Identity is a key factor shaping attitudes to climate campaigns, and lays at the heart of the cliMATEs project which Climate Outreach is a part of and which produced this new briefing. 

The influence of friends is very important for young adults, but most climate communication methods and formats tend to neglect the fact that young people act in close interaction and comparison with their peers. 

This gap in understanding was the starting point for the cliMATEs project. The project found that climate communication needs to shift from individual towards collective action, and be informed by an understanding of the role other young people play in a person’s choice to become involved in climate campaigning. For this reason the briefing focuses on the social dimension of climate campaigning, and how barriers to broadening the movement beyond the university campus can be overcome. 

One way campaigns can get beyond these barriers is by relating climate change closely to the things that less engaged young people care about. The FridaysForFuture campaign has been effective in part because it is talking about climate change in terms of the threat it poses to the kind of life nearly all young people want – a near term stable future that provides a life free from feelings of vulnerability and precarity.

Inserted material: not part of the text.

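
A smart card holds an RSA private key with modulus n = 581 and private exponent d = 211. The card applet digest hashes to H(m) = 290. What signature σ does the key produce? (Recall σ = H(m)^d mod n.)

Squares mod 581: (H(m))^1≡290, (H(m))^2≡436, (H(m))^4≡109, (H(m))^8≡261, (H(m))^16≡144, (H(m))^32≡401, (H(m))^64≡445, (H(m))^128≡485
211 = 128 + 64 + 16 + 2 + 1, so (H(m))^211 ≡ 485·445·144·436·290 ≡ 297 (mod 581)

297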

Campaign goals must speak to the objective of action on climate change

Setting clear and realistic campaign goals is another strategy central to broadening the appeal of climate campaigns. The campaigners who we worked with reported that people will be more likely to get involved in campaigns that offer the potential for making a tangible and immediate difference to the environment. This meant campaigns were often not directly about climate change, but instead addressed problems such as food waste, or brought people together for a one off activity such as a beach clean or tree planting. 

Long term political campaigns can be a turn off for many young people, especially for those who work and have limited time and energy available to give to campaigning. Rather than forego climate change from campaign goals, we recommend developing shorter term campaign goals that speak to the overarching objective of climate change mitigation. 

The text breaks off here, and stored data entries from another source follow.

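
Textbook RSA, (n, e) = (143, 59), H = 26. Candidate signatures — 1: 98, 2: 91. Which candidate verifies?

Candidate 1: Squares mod 143: 98^1≡98, 98^2≡23, 98^4≡100, 98^8≡133, 98^16≡100, 98^32≡133; 59 = 32 + 16 + 8 + 2 + 1, so 98^59 ≡ 133·100·133·23·98 ≡ 54 (mod 143)
Candidate 2: Squares mod 143: 91^1≡91, 91^2≡130, 91^4≡26, 91^8≡104, 91^16≡91, 91^32≡130; 59 = 32 + 16 + 8 + 2 + 1, so 91^59 ≡ 130·91·104·130·91 ≡ 26 (mod 143)
  → matches H = 26

2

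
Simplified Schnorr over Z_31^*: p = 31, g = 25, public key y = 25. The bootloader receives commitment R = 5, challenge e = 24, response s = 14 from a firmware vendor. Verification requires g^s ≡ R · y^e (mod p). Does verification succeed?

g^s mod p:
25^2 = 625 ≡ 5
25^4 ≡ 5^2 = 25
25^8 ≡ 25^2 = 625 ≡ 5
14 = 8 + 4 + 2, so 25^14 ≡ 5·25·5 ≡ 5 (mod 31)
R · y^e mod p:
25^2 = 625 ≡ 5
25^4 ≡ 5^2 = 25
25^8 ≡ 25^2 = 625 ≡ 5
25^16 ≡ 5^2 = 25
24 = 16 + 8, so 25^24 ≡ 25·5 ≡ 1 (mod 31)
5·1 = 5 ≡ 5 (mod 31)
5 ≡ 5 (mod 31); signature holds.

passes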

We hope the guidance in this briefing – by informing the design of climate campaigns that seek to appeal to young adults currently standing on the sidelines of this movement – will help these new climate campaigns grow and endure. By sharing these insights we want to help the stunning successes of campaigns led by young campaigners become embedded, and catalyse the rapid changes needed to secure a long term decent future for today’s young people.

By Dr Christopher Shaw

Chris has been with Climate Outreach’s research team since 2015. In that role, he has been focused on ensuring climate communication practice is informed by a robust and up-to-date evidence base, combining new research with the existing literature to provide communicators with accessible resources to support their work. Chris’s work has been driven by a belief that successful climate policies are those policies that are shaped by the voices, concerns and aspirations of the people who live their lives outside of the policy and campaigning bubble. Chris completed his doctoral thesis as a mature student in 2011 at the University of Sussex, on the communication of climate risk, a theme he continues to publish on. 

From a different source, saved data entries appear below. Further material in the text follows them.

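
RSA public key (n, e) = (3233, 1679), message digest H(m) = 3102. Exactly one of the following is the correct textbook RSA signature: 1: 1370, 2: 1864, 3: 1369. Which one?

3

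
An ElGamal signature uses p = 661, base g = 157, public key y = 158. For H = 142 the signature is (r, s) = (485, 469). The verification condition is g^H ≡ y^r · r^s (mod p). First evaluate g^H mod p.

104

157^142 mod 661 = 104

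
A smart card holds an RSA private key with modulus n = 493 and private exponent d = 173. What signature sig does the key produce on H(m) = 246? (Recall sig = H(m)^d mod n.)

(H(m))^2 ≡ 246^2 = 60516 ≡ 370
(H(m))^4 ≡ 370^2 = 136900 ≡ 339
(H(m))^8 ≡ 339^2 = 114921 ≡ 52
(H(m))^16 ≡ 52^2 = 2704 ≡ 239
(H(m))^32 ≡ 239^2 = 57121 ≡ 426
(H(m))^64 ≡ 426^2 = 181476 ≡ 52
(H(m))^128 ≡ 52^2 = 2704 ≡ 239
173 = 128 + 32 + 8 + 4 + 1, so (H(m))^173 ≡ 239·426·52·339·246 ≡ 77 (mod 493)

77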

In his previous lives Chris worked as a Geography teacher and then in marketing, always with the ultimate aim of learning how to engage people with climate change risks. Between completing his doctoral studies and starting work at Climate Outreach, Chris held research posts at the University of Sussex and the University of Oxford. Outside of office hours Chris can normally be found either smashing his tennis racket on the ground in frustration at yet another defeat, or wandering aimlessly on the South Downs and blaming inaccurate Ordnance Survey maps for being lost.